Very cool Ken. This is my favorite time of year and those really capture the spirit! I just found out a co-worker of mine doesn't let his kids trick or treat and they don't celebrate the holiday. Apparently it's the devil's holiday! Who knew? I told him to study up on some history. Poor kids. Nice work as always Ken.


----------



## red (Sep 30, 2008)

They look great.

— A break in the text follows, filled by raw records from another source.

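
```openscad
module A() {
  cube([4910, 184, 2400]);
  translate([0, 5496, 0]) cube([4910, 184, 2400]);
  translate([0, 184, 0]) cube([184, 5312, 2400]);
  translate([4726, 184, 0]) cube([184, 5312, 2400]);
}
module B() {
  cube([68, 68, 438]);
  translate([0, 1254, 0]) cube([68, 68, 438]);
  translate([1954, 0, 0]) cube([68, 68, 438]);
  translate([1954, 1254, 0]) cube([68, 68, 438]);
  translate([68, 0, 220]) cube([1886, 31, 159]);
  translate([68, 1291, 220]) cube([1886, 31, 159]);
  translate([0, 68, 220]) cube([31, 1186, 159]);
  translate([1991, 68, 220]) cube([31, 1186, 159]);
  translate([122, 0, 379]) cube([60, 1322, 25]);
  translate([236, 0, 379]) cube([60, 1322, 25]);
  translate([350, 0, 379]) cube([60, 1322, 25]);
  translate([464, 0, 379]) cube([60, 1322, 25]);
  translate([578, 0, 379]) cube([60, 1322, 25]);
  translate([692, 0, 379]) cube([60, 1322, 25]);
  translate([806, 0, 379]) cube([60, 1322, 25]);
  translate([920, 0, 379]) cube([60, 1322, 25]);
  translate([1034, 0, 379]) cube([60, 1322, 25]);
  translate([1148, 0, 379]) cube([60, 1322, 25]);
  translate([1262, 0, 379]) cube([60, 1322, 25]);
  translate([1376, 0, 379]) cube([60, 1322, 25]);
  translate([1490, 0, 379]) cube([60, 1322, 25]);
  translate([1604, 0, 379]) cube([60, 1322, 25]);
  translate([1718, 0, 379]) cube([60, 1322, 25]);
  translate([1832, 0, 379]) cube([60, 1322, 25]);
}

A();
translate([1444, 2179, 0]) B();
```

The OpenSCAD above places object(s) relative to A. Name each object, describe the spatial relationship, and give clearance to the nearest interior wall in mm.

Clearances: x = 1260, y = 1995; minimum 1260 mm.

A is a house frame. B is a bed frame. The bed frame sits inside the house frame, centred. The clearance to the nearest interior wall is 1260 mm.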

Nice work.

Red


----------



## Streamwinner (Nov 25, 2008)

I love the grin on the first skeleton.


----------



## Leatherneck (Dec 14, 2008)

very nice Ken .. gets ya in the spirit of the holiday.
I like it all .. but really like the eyes on the pumpkin head skeleton.


----------



## Bobby V (Oct 19, 2009)

Great job ! You just gave me some ideas for this weekend with the grand children.
Thanks 
Bobby V


----------



## wjbclocks1 (May 10, 2013)

For Kenbo:I made that skeieton awhile back .Noow I can only find half of it,Could you pleas le me know what book is is in.? or where I mighht be able to get a copy.
my e-mail is [email protected]
Thanks for your time


----------



## Kenbo (Sep 16, 2008)

bclocks11 said:


> For Kenbo:I made that skeieton awhile back .Noow I can only find half of it,Could you pleas le me know what book is is in.? or where I mighht be able to get a copy.
> my e-mail is [email protected]
> Thanks for your time


I will check that for you and let you know.


----------



## Smith Brother (Dec 9, 2012)

Are these SELF PORTRAITS of YOU, or your Kentucky model partner? You know what us folks in Indiana say about Kentucky, THAT'S WHERE THE CIRCUS BROKE DOWN. 

Dale in Indy 

What brand, model # scroll saw do you have?


----------



## Kenbo (Sep 16, 2008)

bclocks11 said:


> For Kenbo:I made that skeieton awhile back .Noow I can only find half of it,Could you pleas le me know what book is is in.? or where I mighht be able to get a copy.
> my e-mail is [email protected]
> Thanks for your time


These particular patterns were in the Fall, 2008 issue of Scroll Saw Woodworking and Crafts magazine. You can order a back issue of the magazine at this site.
http://www.foxchapelpublishing.com/product_p/ssw32.htm
I hope this helps you.


----------